Everyone has been a student in a classroom where a teacher at the front of that classroom should never have enetered the profession. And everyone also knows a horror story about a teacher who, in their view, did not deserve tenure. As a former, now retired, member of the O.S.S.T.F. (the Ontario Secondary School Teachers' Federation, the union for high school teachers in Ontario), over a twenty-plus year career in private and public schools in Ontario, I am also aware of the names of teachers who needed to be retired, removed, or terminated. And the reasons are as diverse as are the reasons for supporting a policy of tenure.
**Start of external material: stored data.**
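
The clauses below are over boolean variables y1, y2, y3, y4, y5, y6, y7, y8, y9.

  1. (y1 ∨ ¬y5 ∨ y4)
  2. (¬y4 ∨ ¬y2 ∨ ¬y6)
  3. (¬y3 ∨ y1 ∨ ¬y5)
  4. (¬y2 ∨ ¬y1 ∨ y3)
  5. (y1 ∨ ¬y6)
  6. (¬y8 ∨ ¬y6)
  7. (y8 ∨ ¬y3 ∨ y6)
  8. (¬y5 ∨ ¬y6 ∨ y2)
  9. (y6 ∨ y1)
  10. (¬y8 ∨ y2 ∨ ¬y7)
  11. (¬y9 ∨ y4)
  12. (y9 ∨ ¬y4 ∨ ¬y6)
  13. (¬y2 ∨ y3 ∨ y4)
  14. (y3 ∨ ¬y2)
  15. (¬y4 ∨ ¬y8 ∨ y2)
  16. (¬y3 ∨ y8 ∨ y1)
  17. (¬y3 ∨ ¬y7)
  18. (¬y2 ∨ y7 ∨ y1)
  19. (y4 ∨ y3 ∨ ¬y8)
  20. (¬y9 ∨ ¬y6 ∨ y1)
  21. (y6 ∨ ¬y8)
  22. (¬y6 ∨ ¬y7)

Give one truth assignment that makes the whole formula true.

y1=T, y2=F, y3=F, y4=T, y5=T, y6=F, y7=F, y8=F, y9=F

Try y1 = True.
The remaining clauses are satisfied by y2 = False, y3 = False, y4 = True, y5 = True, y6 = False, y7 = False, y8 = False, y9 = False.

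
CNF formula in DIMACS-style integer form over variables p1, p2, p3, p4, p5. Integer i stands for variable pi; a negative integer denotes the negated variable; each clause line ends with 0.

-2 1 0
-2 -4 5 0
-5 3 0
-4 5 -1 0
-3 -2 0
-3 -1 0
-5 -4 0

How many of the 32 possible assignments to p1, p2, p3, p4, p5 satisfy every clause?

The models are:
  p1=0 p2=0 p3=0 p4=0 p5=0
  p1=0 p2=0 p3=0 p4=1 p5=0
  p1=0 p2=0 p3=1 p4=0 p5=0
  p1=0 p2=0 p3=1 p4=0 p5=1
  p1=0 p2=0 p3=1 p4=1 p5=0
  p1=1 p2=0 p3=0 p4=0 p5=0
  p1=1 p2=1 p3=0 p4=0 p5=0
That's 7 in total.

7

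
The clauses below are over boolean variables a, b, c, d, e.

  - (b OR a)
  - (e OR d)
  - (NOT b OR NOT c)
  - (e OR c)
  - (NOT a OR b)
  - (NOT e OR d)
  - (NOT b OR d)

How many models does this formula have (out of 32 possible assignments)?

2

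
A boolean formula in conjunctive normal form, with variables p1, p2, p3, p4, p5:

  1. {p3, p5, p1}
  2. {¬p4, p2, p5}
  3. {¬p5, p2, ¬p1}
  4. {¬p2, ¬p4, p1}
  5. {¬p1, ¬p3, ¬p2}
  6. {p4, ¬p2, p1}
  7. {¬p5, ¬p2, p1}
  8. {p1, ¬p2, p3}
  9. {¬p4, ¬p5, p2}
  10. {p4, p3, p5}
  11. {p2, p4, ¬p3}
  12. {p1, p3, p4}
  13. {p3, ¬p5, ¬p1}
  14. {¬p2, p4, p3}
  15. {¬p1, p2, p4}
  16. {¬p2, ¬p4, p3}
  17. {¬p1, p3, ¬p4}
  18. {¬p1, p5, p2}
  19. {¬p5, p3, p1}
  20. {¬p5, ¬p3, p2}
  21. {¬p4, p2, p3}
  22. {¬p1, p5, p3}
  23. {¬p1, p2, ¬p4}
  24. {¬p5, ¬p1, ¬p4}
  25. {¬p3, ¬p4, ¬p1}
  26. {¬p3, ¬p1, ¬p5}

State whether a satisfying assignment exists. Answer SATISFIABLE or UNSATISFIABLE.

UNSATISFIABLE

p1 = True:
  p2 = True:
    propagation gives p3=False, p5=False; an empty clause results — contradiction.
  p2 = False:
    propagation gives p5=False; an empty clause results — contradiction.
p1 = False:
  p2 = True:
    propagation gives p4=False; an empty clause results — contradiction.
  p2 = False:
    p3 = True:
      propagation gives p4=True, p5=True; contradiction.
    p3 = False:
      propagation gives p5=True; contradiction.
Every branch closes, so no satisfying assignment exists.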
First, it is tragic that the American education system is now calling on this deep reservoir of resentment against tenure, at a time when both the performance of students is at an all-time low and the pressures of budget cuts are at an all-time high.Also at an all-time low is the public reputation of labour unions. It is far too easy and far to glib to point the gun at the tenure policy, as one of the most important remedies of the system. It is one of the issues that require address, but certainly not the only one.
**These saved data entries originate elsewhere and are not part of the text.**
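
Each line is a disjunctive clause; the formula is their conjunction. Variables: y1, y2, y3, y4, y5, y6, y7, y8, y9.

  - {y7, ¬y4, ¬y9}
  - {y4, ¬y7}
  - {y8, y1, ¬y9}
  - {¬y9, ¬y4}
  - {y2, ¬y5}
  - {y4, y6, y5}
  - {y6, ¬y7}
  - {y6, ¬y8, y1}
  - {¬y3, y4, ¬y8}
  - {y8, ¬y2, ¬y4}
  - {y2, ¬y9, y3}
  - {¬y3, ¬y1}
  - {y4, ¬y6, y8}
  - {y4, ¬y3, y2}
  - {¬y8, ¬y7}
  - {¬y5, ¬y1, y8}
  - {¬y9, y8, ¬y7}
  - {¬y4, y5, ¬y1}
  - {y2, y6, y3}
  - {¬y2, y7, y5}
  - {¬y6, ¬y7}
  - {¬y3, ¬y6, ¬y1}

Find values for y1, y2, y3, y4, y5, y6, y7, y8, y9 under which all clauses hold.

Pure literal: y9 appears only negated; assign y9 = False.
Set y1 = False and propagate.
For the remaining variables, y2 = False, y3 = True, y4 = True, y5 = False, y6 = True, y7 = False, y8 = True works.
Every clause has at least one true literal under this assignment.
Check each clause:
  1. {¬y4, ¬y9, y7} — ¬y9 is true.
  2. {¬y7, y4} — ¬y7 is true.
  3. {y8, ¬y9, y1} — y8 is true.
  4. {¬y4, ¬y9} — ¬y9 is true.
  5. {y2, ¬y5} — ¬y5 is true.
  6. {y5, y6, y4} — y4 is true.
  7. {y6, ¬y7} — ¬y7 is true.
  8. {y1, y6, ¬y8} — y6 is true.
  9. {¬y8, ¬y3, y4} — y4 is true.
  10. {¬y2, ¬y4, y8} — y8 is true.
  11. {y2, ¬y9, y3} — y3 is true.
  12. {¬y3, ¬y1} — ¬y1 is true.
  13. {y4, ¬y6, y8} — y8 is true.
  14. {y4, y2, ¬y3} — y4 is true.
  15. {¬y8, ¬y7} — ¬y7 is true.
  16. {¬y1, ¬y5, y8} — y8 is true.
  17. {¬y9, ¬y7, y8} — y8 is true.
  18. {y5, ¬y4, ¬y1} — ¬y1 is true.
  19. {y6, y3, y2} — y3 is true.
  20. {y5, y7, ¬y2} — ¬y2 is true.
  21. {¬y6, ¬y7} — ¬y7 is true.
  22. {¬y3, ¬y6, ¬y1} — ¬y1 is true.

y1=F, y2=F, y3=T, y4=T, y5=F, y6=T, y7=F, y8=T, y9=F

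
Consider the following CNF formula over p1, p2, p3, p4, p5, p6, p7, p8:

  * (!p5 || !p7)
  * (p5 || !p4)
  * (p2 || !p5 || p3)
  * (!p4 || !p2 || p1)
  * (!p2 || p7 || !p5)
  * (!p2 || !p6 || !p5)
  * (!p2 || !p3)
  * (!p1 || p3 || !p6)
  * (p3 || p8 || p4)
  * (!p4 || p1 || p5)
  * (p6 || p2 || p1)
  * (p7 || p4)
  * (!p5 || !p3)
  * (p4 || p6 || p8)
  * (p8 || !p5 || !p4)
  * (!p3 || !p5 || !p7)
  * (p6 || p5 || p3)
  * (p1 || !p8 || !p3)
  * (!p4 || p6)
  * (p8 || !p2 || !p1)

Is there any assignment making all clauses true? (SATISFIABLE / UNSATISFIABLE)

SATISFIABLE

Branch on p1: take p1 = True.
Branch on p2: take p2 = False.
Try p3 = True.
  then p5 is forced to False.
  then p4 is forced to False.
  then p7 is forced to True.
The remaining clauses are satisfied by p6 = True, p8 = False.
Every clause has at least one true literal under this assignment.
So p1=True, p2=False, p3=True, p4=False, p5=False, p6=True, p7=True, p8=False is a satisfying assignment.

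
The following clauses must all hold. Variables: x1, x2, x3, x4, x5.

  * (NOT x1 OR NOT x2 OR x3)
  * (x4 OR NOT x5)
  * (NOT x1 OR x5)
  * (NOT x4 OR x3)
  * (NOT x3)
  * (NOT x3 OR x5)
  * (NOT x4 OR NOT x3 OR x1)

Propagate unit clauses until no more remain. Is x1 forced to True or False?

False

Unit clause (NOT x3) sets x3 = False.
From (x3 OR NOT x4) and x3 = False: x4 = False.
(x4 OR NOT x5) with x4 = False leaves only NOT x5, so x5 = False.
From (NOT x1 OR x5) and x5 = False: x1 = False.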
While there is research that links student performance to teacher performance, the question of how to evaluate a teacher's performance has been a significant conundrum for decades. Let's look at some of the variables that constitute teacher performance:
- subject knowledge and enthusiasm
- preparation of detailed lesson plans
- outline of specific expectations for students
- classroom management and organization
- capacity and skill to motivate students' learning
- student enrolment and evaluation patterns
- student performance on examinations, tests and assignments
- continuing scholarship and peer leadership
- integration into both the school community and the local neighbourhood
- respect for and from students of all backgrounds, interests and abilities
- mental, emotional and physical health and wellness including the capacity to withstand social and political pressures
- examplary role model for students intellectually, socially, culturally, and relationally
Another variable is the quality of the evaluator(s) and their perspective on the teacher being evaluated and the relative importance of each criterion. There is, and has always been, a significant degree of subjectivity in evaluation of teacher performance.
In the days of provincial examinations for graduating students English essays were submitted to various "markers" at the same ecaluation session, and the grades ranged from A to F on the same essay. Similarly, a teacher's grade will depend on the quality, consistency, reliability and veracity of the evaluation process.
And to reduce the process to some kind of exclusively objective evaluation is to completely miss the point of the exercise.